The past few weeks have been tough for employees around the world. The layoffs have not only affected people financially but also greatly impacted their social and mental life. Economic uncertainty brings with it a host of problems such as getting judged by your social circle, the possibility of needing financial assistance, the inability to meet expenses and financial commitments, and we could go on and on.
No, we’re not playing the devil’s advocate here. Losing your job is no joke and we understand that.
We were just pondering that the ones doing the layoffs are humans too. They also have a conscience, and the fear of rejection and disdain plague their thoughts just like they do ours.
It must be hard to have to let go of the people you build your organisation with. It must be hard to hand a termination letter to someone you have known for years and see the look of despair on their face. It can’t be easy to be at the receiving end of censure on social media and from your staff.
The economy is a beast untamed; its forces control our lives, but none of us seem to have any real control over it. Layoffs are inevitably a result of economic currents. Even though the management can sometimes prevent them, in extreme occasions like restructuring and businesses shutting off, they are unavoidable.
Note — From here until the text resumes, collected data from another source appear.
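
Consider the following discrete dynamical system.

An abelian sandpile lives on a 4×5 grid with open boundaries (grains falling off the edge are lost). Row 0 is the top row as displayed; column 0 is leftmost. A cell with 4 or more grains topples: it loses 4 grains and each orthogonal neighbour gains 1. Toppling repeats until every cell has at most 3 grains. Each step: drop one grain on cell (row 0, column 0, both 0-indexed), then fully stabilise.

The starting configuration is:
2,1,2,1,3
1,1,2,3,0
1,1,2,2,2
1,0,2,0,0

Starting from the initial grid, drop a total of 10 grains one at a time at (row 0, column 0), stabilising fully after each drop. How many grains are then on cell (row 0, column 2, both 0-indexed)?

0) 2,1,2,1,3
1,1,2,3,0
1,1,2,2,2
1,0,2,0,0
1) 3,1,2,1,3
1,1,2,3,0
1,1,2,2,2
1,0,2,0,0
2) 0,2,2,1,3
2,1,2,3,0
1,1,2,2,2
1,0,2,0,0
3) 1,2,2,1,3
2,1,2,3,0
1,1,2,2,2
1,0,2,0,0
4) 2,2,2,1,3
2,1,2,3,0
1,1,2,2,2
1,0,2,0,0
5) 3,2,2,1,3
2,1,2,3,0
1,1,2,2,2
1,0,2,0,0
6) 0,3,2,1,3
3,1,2,3,0
1,1,2,2,2
1,0,2,0,0
7) 1,3,2,1,3
3,1,2,3,0
1,1,2,2,2
1,0,2,0,0
8) 2,3,2,1,3
3,1,2,3,0
1,1,2,2,2
1,0,2,0,0
9) 3,3,2,1,3
3,1,2,3,0
1,1,2,2,2
1,0,2,0,0
10) 2,0,3,1,3
0,3,2,3,0
2,1,2,2,2
1,0,2,0,0

3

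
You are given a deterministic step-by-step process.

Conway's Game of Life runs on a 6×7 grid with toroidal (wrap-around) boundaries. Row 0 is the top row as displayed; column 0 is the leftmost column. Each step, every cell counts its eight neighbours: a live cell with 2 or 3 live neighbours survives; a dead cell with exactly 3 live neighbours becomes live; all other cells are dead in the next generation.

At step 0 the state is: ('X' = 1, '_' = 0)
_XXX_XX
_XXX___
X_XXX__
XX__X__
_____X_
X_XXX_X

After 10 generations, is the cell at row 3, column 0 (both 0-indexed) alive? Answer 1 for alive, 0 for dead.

k=0  _XXX_XX
_XXX___
X_XXX__
XX__X__
_____X_
X_XXX_X
k=1  _____XX
_____XX
X___X__
XXX_XXX
__X__X_
X______
k=2  X____X_
X___X__
___XX__
X_X_X__
__XXXX_
_____X_
k=3  ____XX_
___XXXX
_X__XX_
_XX____
_XX__XX
___X_X_
k=4  _______
___X__X
XX____X
___XX_X
XX_XXXX
__XX___
k=5  __XX___
______X
__XXX_X
___X___
XX____X
XXXX_XX
k=6  ___XXX_
____XX_
__XXXX_
_X_XXXX
___XXX_
___XXX_
k=7  ______X
__X___X
__X____
______X
_______
__X___X
k=8  X____XX
_______
_______
_______
_______
_______
k=9  ______X
______X
_______
_______
_______
______X
k=10  X____XX
_______
_______
_______
_______
_______

0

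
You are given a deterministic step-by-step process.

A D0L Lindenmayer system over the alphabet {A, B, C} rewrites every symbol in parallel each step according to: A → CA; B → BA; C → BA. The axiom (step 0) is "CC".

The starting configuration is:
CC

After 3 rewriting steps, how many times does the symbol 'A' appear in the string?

gen 0: CC
gen 1: BABA
gen 2: BACABACA
gen 3: BACABACABACABACA

8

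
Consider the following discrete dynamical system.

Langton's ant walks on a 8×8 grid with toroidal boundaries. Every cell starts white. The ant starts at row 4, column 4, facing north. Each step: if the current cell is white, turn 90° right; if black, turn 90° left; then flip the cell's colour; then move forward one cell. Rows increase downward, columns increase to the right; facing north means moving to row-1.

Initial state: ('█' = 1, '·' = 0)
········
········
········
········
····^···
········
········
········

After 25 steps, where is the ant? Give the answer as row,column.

k=0  ········
········
········
········
····^···
········
········
········
k=1  ········
········
········
········
····█>··
········
········
········
k=2  ········
········
········
········
····██··
·····v··
········
········
k=3  ········
········
········
········
····██··
····<█··
········
········
k=4  ········
········
········
········
····^█··
····██··
········
········
k=5  ········
········
········
········
···<·█··
····██··
········
········
k=6  ········
········
········
···^····
···█·█··
····██··
········
········
k=7  ········
········
········
···█>···
···█·█··
····██··
········
········
k=8  ········
········
········
···██···
···█v█··
····██··
········
········
k=9  ········
········
········
···██···
···<██··
····██··
········
········
k=10  ········
········
········
···██···
····██··
···v██··
········
········
k=11  ········
········
········
···██···
····██··
··<███··
········
········
k=12  ········
········
········
···██···
··^·██··
··████··
········
········
k=13  ········
········
········
···██···
··█>██··
··████··
········
········
k=14  ········
········
········
···██···
··████··
··█v██··
········
········
k=15  ········
········
········
···██···
··████··
··█·>█··
········
········
k=16  ········
········
········
···██···
··██^█··
··█··█··
········
········
k=17  ········
········
········
···██···
··█<·█··
··█··█··
········
········
k=18  ········
········
········
···██···
··█··█··
··█v·█··
········
········
k=19  ········
········
········
···██···
··█··█··
··<█·█··
········
········
k=20  ········
········
········
···██···
··█··█··
···█·█··
··v·····
········
k=21  ········
········
········
···██···
··█··█··
···█·█··
·<█·····
········
k=22  ········
········
········
···██···
··█··█··
·^·█·█··
·██·····
········
k=23  ········
········
········
···██···
··█··█··
·█>█·█··
·██·····
········
k=24  ········
········
········
···██···
··█··█··
·███·█··
·█v·····
········
k=25  ········
········
········
···██···
··█··█··
·███·█··
·█·>····
········

6,3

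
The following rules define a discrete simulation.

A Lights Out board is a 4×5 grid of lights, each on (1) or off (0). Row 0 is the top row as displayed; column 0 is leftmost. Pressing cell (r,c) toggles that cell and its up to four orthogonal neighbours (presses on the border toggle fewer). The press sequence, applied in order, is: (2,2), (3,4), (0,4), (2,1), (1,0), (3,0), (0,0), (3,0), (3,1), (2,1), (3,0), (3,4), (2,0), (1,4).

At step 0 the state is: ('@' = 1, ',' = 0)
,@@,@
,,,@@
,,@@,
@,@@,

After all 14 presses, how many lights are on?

12

step 0: ,@@,@
,,,@@
,,@@,
@,@@,
step 1: ,@@,@
,,@@@
,@,,,
@,,@,
step 2: ,@@,@
,,@@@
,@,,@
@,,,@
step 3: ,@@@,
,,@@,
,@,,@
@,,,@
step 4: ,@@@,
,@@@,
@,@,@
@@,,@
step 5: @@@@,
@,@@,
,,@,@
@@,,@
step 6: @@@@,
@,@@,
@,@,@
,,,,@
step 7: ,,@@,
,,@@,
@,@,@
,,,,@
step 8: ,,@@,
,,@@,
,,@,@
@@,,@
step 9: ,,@@,
,,@@,
,@@,@
,,@,@
step 10: ,,@@,
,@@@,
@,,,@
,@@,@
step 11: ,,@@,
,@@@,
,,,,@
@,@,@
step 12: ,,@@,
,@@@,
,,,,,
@,@@,
step 13: ,,@@,
@@@@,
@@,,,
,,@@,
step 14: ,,@@@
@@@,@
@@,,@
,,@@,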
How can the management in such cases make it easier on their staff and themselves? We’ve got three words for you. Well, technically four.
Listen. Empathise. Be Kind.
Listen. There is no debate about how hard being laid off is. We’re sure you know your employees will have a lot to say about this. Hear them out. Give them the opportunity to voice their concerns and let them know that their voices are important and that they are being heard. Even if their layoff is inevitable, being heard can give people some closure and the courage to start over again.
Empathise. Empathy is like a boomerang. It will reflect back at you, no matter the circumstances. Help your employees feel seen. Help them understand that being laid off does not mean that they are any less valuable or talented. You will really be helping yourself here because people respond favourably to being seen and heard.
Be Kind. Put yourself in the shoes of the person being laid off and kindness will flow through you like a river. It’s tough to lose your job and we all know it. Kindness won’t stop the blow, but it may soften it.
Heed our advice and you’ll not only make it easier on your staff but your own mental health. You will go home with the tiniest satisfaction that you did your best, and that you faced the situation with dignity and kindness.